2022 Macaristan seçimlerinin yankıları yalnız Macaristan’da değil, Türkiye’de de sürüyor. Macaristan ve Türkiye ekonomik, kültürel ve tarihsel olarak birbirilerinden oldukça farklı iki ülke olsalar da özellikle son on yılda maruz kaldıkları popülist yönetimler ve demokratik gerileme süreçleri açısından benzetiliyor ve yeniden demokratikleşme girişimleri açısından kıyaslanıyorlar. Bu sebepten, 2019 seçimlerinde Türkiye muhalefetinin elde ettiği seçim başarısı Macar muhalefetine ilham olmuştu.
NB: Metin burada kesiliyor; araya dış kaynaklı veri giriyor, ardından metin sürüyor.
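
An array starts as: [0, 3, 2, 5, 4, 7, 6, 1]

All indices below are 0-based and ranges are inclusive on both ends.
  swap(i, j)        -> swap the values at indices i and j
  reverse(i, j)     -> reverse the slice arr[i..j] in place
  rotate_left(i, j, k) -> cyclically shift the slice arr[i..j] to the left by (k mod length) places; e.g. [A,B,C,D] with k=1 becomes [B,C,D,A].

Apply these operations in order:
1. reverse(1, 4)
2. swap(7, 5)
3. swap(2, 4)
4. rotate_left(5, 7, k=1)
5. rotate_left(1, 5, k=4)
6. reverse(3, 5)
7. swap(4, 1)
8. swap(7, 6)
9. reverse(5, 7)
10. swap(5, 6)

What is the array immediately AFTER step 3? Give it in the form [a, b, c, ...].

After 1 (reverse(1, 4)): [0, 4, 5, 2, 3, 7, 6, 1]
After 2 (swap(7, 5)): [0, 4, 5, 2, 3, 1, 6, 7]
After 3 (swap(2, 4)): [0, 4, 3, 2, 5, 1, 6, 7]

Answer: [0, 4, 3, 2, 5, 1, 6, 7]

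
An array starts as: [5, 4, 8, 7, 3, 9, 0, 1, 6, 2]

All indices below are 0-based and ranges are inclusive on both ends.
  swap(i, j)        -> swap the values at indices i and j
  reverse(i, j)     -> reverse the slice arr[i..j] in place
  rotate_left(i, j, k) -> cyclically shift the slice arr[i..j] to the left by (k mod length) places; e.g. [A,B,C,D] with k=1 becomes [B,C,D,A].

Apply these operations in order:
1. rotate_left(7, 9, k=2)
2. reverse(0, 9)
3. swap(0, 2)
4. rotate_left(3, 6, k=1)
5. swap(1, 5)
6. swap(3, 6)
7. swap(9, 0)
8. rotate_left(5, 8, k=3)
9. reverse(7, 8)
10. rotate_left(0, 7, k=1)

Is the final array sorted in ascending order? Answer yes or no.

Answer: no

Derivation:
After 1 (rotate_left(7, 9, k=2)): [5, 4, 8, 7, 3, 9, 0, 2, 1, 6]
After 2 (reverse(0, 9)): [6, 1, 2, 0, 9, 3, 7, 8, 4, 5]
After 3 (swap(0, 2)): [2, 1, 6, 0, 9, 3, 7, 8, 4, 5]
After 4 (rotate_left(3, 6, k=1)): [2, 1, 6, 9, 3, 7, 0, 8, 4, 5]
After 5 (swap(1, 5)): [2, 7, 6, 9, 3, 1, 0, 8, 4, 5]
After 6 (swap(3, 6)): [2, 7, 6, 0, 3, 1, 9, 8, 4, 5]
After 7 (swap(9, 0)): [5, 7, 6, 0, 3, 1, 9, 8, 4, 2]
After 8 (rotate_left(5, 8, k=3)): [5, 7, 6, 0, 3, 4, 1, 9, 8, 2]
After 9 (reverse(7, 8)): [5, 7, 6, 0, 3, 4, 1, 8, 9, 2]
After 10 (rotate_left(0, 7, k=1)): [7, 6, 0, 3, 4, 1, 8, 5, 9, 2]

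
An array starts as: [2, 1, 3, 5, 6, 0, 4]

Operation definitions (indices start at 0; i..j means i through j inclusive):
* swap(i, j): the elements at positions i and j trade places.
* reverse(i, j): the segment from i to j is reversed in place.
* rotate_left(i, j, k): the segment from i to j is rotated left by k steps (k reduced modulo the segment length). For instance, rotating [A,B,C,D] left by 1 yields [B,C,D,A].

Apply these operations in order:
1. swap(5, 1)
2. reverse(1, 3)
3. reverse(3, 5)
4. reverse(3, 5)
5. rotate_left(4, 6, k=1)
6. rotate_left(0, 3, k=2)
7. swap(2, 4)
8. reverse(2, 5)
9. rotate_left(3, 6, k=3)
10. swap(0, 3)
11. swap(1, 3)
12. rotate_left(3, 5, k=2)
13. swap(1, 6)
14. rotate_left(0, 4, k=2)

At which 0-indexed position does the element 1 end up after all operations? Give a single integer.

Answer: 4

Derivation:
After 1 (swap(5, 1)): [2, 0, 3, 5, 6, 1, 4]
After 2 (reverse(1, 3)): [2, 5, 3, 0, 6, 1, 4]
After 3 (reverse(3, 5)): [2, 5, 3, 1, 6, 0, 4]
After 4 (reverse(3, 5)): [2, 5, 3, 0, 6, 1, 4]
After 5 (rotate_left(4, 6, k=1)): [2, 5, 3, 0, 1, 4, 6]
After 6 (rotate_left(0, 3, k=2)): [3, 0, 2, 5, 1, 4, 6]
After 7 (swap(2, 4)): [3, 0, 1, 5, 2, 4, 6]
After 8 (reverse(2, 5)): [3, 0, 4, 2, 5, 1, 6]
After 9 (rotate_left(3, 6, k=3)): [3, 0, 4, 6, 2, 5, 1]
After 10 (swap(0, 3)): [6, 0, 4, 3, 2, 5, 1]
After 11 (swap(1, 3)): [6, 3, 4, 0, 2, 5, 1]
After 12 (rotate_left(3, 5, k=2)): [6, 3, 4, 5, 0, 2, 1]
After 13 (swap(1, 6)): [6, 1, 4, 5, 0, 2, 3]
After 14 (rotate_left(0, 4, k=2)): [4, 5, 0, 6, 1, 2, 3]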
Aynı sebepten Macaristan’daki 2022 genel seçimleri Türkiye tarafından yakından izlendi, izleniyor ve Macaristan muhalefetinin mağlubiyeti anlaşılmaya çalışılıyor.
Macaristan seçimleri Türkiye cephesinden incelenedursun, peki ya Macar muhalefetinin bu mağlubiyetle ilgili özeleştirileri ne şekilde oldu? Onlar işlerin nerede ters gittiğini düşünüyor? Hatalı olan başbakan adayları mıydı? Yoksa kampanya mesajları mı? Ya da çok partili ittifak sistemi mi?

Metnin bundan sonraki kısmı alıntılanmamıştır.